Cette ligne dure semble encore être à l’ordre du jour pour l’audiovisuel, du moins dans les discours, au cours de la première année d’exercice du pouvoir des socialistes. Le 26 avril 1982, Georges Fillioud assure, en s’adressant aux députés de l’opposition, que rien n’est plus étranger au gouvernement qu’une libéralisation marchande de la télévision :

Il y a là un lieu de désaccord fondamental […] entre les orientations fermement choisies par le gouvernement et les thèses professées par certains d’entre vous qui, hier, lorsqu’ils étaient au pouvoir, voulaient garder la maîtrise complète de tous les systèmes audiovisuels, […] qu’ils proposent aujourd’hui de livrer au marché. Eh bien, non ! il n’y aura pas de mise à l’encan, pas de coupe réglée dans le domaine des ondes. Télé-fric et Satellite Coca-Cola ne sont pas au programme. Déchantez, marchands d’images et marchands d’espaces ! Ou bien allez chanter ailleurs, et sur un autre ton ! [8]

Malgré ces envolées lyriques, dans les trois domaines d’information (presse écrite, radio et télévision), les principes anticapitalistes censés guider l’action des socialistes s’évaporent rapidement. Après avoir remplacé les responsables de la radio-télévision [9], le gouvernement renonce en quelques mois à maintenir le monopole d’État. La loi du 29 juillet 1982, en écho à celle du 29 juillet 1881 sur la presse, établit que « la communication audiovisuelle est libre ». La radio et la télévision demeurent soumises à un régime d’autorisation préalable et de concession de service public. Mais la porte est ouverte à l’instauration d’un double secteur, en partie public et en partie privé. Son indépendance à l’égard du gouvernement repose sur une Haute autorité de la communication audiovisuelle (HACA), dont les membres (choisis par les présidents de la République, de l’Assemblée et du Sénat) nomment les responsables des sociétés héritées de la suppression de l’ORTF en 1974 [10].
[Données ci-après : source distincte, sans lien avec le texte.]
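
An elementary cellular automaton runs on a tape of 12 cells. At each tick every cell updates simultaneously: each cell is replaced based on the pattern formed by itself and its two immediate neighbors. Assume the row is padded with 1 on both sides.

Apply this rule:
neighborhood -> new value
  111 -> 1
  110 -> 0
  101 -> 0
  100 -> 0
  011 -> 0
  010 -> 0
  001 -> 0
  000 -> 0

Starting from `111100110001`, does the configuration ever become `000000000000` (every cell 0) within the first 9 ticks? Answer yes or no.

111000000000
110000000000
100000000000
000000000000
all cells are 0 at tick 4

yes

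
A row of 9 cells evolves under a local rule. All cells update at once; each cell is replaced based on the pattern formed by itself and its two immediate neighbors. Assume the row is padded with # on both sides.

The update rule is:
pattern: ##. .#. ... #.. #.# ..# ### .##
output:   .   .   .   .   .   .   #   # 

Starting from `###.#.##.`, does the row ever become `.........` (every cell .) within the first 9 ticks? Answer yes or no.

yes

##....#..
#........
.........
all cells are . at tick 3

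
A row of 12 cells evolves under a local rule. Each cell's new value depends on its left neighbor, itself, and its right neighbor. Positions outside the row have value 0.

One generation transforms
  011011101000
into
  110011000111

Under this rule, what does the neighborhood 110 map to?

0

At position 2 the neighborhood is 110; the next row has 0 there.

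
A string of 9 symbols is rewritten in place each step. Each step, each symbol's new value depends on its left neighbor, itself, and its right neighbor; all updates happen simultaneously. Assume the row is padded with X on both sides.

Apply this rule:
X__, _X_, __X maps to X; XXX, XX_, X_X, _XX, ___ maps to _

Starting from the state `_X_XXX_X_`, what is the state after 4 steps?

step 1: _X_____X_
step 2: _XX___XX_
step 3: ___X_X___
step 4: X_XX_XX_X

X_XX_XX_X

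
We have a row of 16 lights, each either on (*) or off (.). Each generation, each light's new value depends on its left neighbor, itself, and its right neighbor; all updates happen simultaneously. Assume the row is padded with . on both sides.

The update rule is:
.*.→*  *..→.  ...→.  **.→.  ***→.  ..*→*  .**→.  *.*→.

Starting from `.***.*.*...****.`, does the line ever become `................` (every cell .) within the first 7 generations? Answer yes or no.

no

generation 1: *....*.*..*.....
generation 2: *...**.*.**.....
generation 3: *..*...*........
generation 4: *.**..**........
generation 5: *....*..........
generation 6: *...**..........
generation 7: *..*............
generation 7 is *..*............, still not uniform .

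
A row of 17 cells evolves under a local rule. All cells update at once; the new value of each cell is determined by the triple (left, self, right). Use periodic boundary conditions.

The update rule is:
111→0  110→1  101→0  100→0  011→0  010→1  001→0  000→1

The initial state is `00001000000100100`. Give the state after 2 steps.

11101011110100101
00101000010100100

00101000010100100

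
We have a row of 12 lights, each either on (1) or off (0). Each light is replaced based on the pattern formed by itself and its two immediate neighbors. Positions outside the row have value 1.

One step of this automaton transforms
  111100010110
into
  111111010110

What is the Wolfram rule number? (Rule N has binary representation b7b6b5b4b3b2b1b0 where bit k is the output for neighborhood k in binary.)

221

position 0: 111 → 1  (bit 7 = 1)
position 3: 110 → 1  (bit 6 = 1)
position 8: 101 → 0  (bit 5 = 0)
position 4: 100 → 1  (bit 4 = 1)
position 9: 011 → 1  (bit 3 = 1)
position 7: 010 → 1  (bit 2 = 1)
position 6: 001 → 0  (bit 1 = 0)
position 5: 000 → 1  (bit 0 = 1)
bits b7..b0 = 11011101 = 221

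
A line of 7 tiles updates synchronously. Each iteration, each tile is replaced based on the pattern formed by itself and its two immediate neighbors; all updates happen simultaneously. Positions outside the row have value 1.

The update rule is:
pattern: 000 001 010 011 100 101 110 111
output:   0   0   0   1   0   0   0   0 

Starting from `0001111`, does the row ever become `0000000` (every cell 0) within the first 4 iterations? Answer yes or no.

yes

0001000
0000000
all cells are 0 at iteration 2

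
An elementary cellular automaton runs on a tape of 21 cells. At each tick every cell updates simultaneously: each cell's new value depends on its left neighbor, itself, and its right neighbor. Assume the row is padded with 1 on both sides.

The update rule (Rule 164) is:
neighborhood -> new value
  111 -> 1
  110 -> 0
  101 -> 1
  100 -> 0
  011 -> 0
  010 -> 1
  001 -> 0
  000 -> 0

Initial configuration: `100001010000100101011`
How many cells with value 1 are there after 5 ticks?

3

tick 1: 000001110000100111101
tick 2: 000000100000100011010
tick 3: 000000100000100000111
tick 4: 000000100000100000011
tick 5: 000000100000100000001
count of 1: 3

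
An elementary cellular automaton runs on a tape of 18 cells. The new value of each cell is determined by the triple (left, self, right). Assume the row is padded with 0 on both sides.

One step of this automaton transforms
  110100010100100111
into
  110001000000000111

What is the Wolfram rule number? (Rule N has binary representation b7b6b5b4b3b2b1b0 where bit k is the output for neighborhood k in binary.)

201

position 16: 111 → 1  (bit 7 = 1)
position 1: 110 → 1  (bit 6 = 1)
position 2: 101 → 0  (bit 5 = 0)
position 4: 100 → 0  (bit 4 = 0)
position 0: 011 → 1  (bit 3 = 1)
position 3: 010 → 0  (bit 2 = 0)
position 6: 001 → 0  (bit 1 = 0)
position 5: 000 → 1  (bit 0 = 1)
bits b7..b0 = 11001001 = 201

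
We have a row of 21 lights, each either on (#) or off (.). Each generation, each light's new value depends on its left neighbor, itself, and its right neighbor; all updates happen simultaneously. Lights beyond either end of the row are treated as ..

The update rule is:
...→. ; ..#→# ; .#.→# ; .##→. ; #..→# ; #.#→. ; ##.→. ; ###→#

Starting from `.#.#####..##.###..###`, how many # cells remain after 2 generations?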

Cette loi du 29 juillet 1982, suivie de la création de la HACA, entérine la légalité des radios locales privées (tout en interdisant toujours leur financement par la publicité), et prépare l’arrivée de nouveaux investisseurs dans le secteur télévisuel, qui promet d’immenses profits. Alors qu’une écrasante majorité de foyers s’équipe de téléviseurs dans les années 1980 (le taux d’équipement atteint 85 % en 1989), les recettes publicitaires de la télévision dépassent celles de la presse magazine dès 1983 – deux ans après la mise au point des premiers boîtiers permettant de mesurer l’audimat [11]. La proximité avec les socialistes au pouvoir facilite l’obtention d’une part de ce marché en pleine expansion : André Rousselet, directeur de cabinet de Mitterrand avant d’accéder à la tête de Havas, peut ainsi lancer la première chaîne privée (payante), Canal +, qui commence à émettre en novembre 1984 [12] ; vient ensuite le tour de Jérôme Seydoux (PDG de la compagnie de navigation Chargeurs Réunis) et Silvio Berlusconi (magnat de la télévision en Italie), qui lancent La Cinq à grand renfort de paillettes et de séries américaines en février 1986. Le chef de l’État y aurait vu (aveuglement ou cynisme ?) un moyen d’assurer ses arrières au moment où la droite remettrait la main sur l’audiovisuel public. Au même moment, une chaîne privée musicale, TV6, est attribuée à un consortium comprenant Publicis et NRJ (Nouvelle Radio des jeunes), tandis que commencent à se développer les réseaux du câble et du satellite (Paris Première, Canal J, etc.). La Sept, chaîne préfigurant Arte, fera office de lot de consolation pour les aficionados d’une télévision culturelle.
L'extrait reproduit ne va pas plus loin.